Encontré una edición antigua ilustrada, bellísima y frágil de los cuentos de los hermanos Grimm en la estantería y me la llevé a la cama conmigo. Los otros se la habían regalado a Lexie en su cumpleaños del año anterior: en la guarda se leía, en una caligrafía inclinada y fluida escrita con pluma (la caligrafía de Justin, estaba casi segura): «3/1/04. Feliz cumpleaños, JOVENCITA (¡a ver si creces de una vez!). Con cariño», y los cuatro nombres.

Me senté en la cama con el volumen sobre las rodillas, pero era incapaz de leer. Esporádicamente, los rápidos y apagados ritmos de la conversación ascendían desde el salón y, al otro lado de la ventana, el jardín rebosaba vida: el viento en las hojas, un lobo aullando y un búho a la caza, susurros y reclamos y escaramuzas por doquier. Me senté, eché un vistazo alrededor de la extraña habitacioncita de Lexie Madison, y escuché.
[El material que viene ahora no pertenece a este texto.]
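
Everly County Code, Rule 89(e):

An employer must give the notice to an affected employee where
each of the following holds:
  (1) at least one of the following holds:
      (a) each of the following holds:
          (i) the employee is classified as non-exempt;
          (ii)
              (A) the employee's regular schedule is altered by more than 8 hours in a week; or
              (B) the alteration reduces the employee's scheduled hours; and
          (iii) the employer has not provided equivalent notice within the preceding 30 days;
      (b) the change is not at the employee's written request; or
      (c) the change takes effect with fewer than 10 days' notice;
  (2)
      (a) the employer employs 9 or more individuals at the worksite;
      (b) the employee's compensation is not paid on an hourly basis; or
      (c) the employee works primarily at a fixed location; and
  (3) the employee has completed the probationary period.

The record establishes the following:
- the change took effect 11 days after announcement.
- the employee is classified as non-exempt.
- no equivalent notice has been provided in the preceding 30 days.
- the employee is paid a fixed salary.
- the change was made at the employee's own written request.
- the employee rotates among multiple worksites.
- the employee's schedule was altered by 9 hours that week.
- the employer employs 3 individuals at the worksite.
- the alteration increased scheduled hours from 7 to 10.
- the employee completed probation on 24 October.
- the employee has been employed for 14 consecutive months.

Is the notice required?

Yes — required.

(i) non-exempt — met.
(A) schedule shift > 8h — satisfied.
(B) hours reduced — fails.
So (ii) is satisfied (T OR F).
(iii) no recent notice — satisfied.
So (a) is satisfied (T AND T AND T).
(b) not employee-requested — not satisfied.
(c) < 10 days' notice — fails.
So (1) is satisfied (T OR F OR F).
(a) ≥ 9 at site — fails.
(b) not (hourly-paid) — holds.
(c) fixed location — not satisfied.
(2) = F OR T OR F = true.
(3) past probation — met.
Overall = T AND T AND T = true.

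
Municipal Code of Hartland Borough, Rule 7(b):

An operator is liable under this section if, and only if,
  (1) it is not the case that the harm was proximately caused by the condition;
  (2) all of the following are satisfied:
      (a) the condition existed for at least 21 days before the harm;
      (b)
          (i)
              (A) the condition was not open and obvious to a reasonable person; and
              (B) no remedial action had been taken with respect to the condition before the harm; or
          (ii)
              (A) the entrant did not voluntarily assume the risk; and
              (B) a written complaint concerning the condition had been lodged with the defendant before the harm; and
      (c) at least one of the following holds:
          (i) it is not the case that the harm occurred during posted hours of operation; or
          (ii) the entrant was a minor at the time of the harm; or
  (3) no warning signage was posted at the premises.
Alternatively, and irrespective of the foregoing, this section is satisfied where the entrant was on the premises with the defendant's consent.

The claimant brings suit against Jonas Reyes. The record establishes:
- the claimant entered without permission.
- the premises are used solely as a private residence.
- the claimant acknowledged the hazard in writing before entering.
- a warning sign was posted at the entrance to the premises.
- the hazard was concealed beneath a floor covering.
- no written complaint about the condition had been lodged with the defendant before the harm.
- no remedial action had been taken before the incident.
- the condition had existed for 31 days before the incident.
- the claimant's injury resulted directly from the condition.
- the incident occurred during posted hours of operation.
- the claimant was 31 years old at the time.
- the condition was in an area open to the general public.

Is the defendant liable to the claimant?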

Poco antes de la medianoche, las escaleras crujieron y alguien llamó discretamente con los nudillos a mi puerta. Del susto casi me estampo con el techo, agarré mi mochila para asegurarme de que estaba cerrada con cremallera y dije:

– Entra.

– Soy yo -dijo Daniel o Rafe o Justin, al otro lado de la puerta, con voz demasiado baja para poder discernir quién era-. Sólo quería desearte buenas noches. Nos vamos a dormir.

El corazón me latía a mil por hora.

– Buenas noches -contesté-. Felices sueños.

Las voces subían y bajaban por los largos tramos de escaleras, inidentificables y entrelazadas como un coro de grillos, suaves como dedos sobre mi cabello. «Buenas noches -me deseaban-, buenas noches, que duermas bien. Bienvenida a casa, Lexie. Sí, bienvenida. Buenas noches. Dulces sueños.»


Dormí con sueño ligero, aguzando el oído. En algún momento de la noche me desvelé por completo, en un instante. Al otro lado del pasillo, en la habitación de Daniel, alguien susurraba.

Contuve el aliento, pero debido al grosor de las puertas lo único que pude discenir fue un murmullo sibilante en la oscuridad, no palabras ni voces. Saqué el brazo de debajo del edredón y, con mucho sigilo, comprobé el móvil de Lexie, que estaba en la mesilla de noche. Eran las 3.17.

Seguí el débil rastro doble de los susurros, tejiéndose entre los chillidos de los murciélagos y las ráfagas de viento, durante largo rato.

Dos minutos antes de las cuatro de la madrugada escuché el lento chirrido de una manilla al girar y luego el cauteloso clic de la puerta de Daniel al cerrarse. Una exhalación al otro lado del rellano, casi imperceptible, como una sombra moviéndose en la oscuridad; y luego, nada.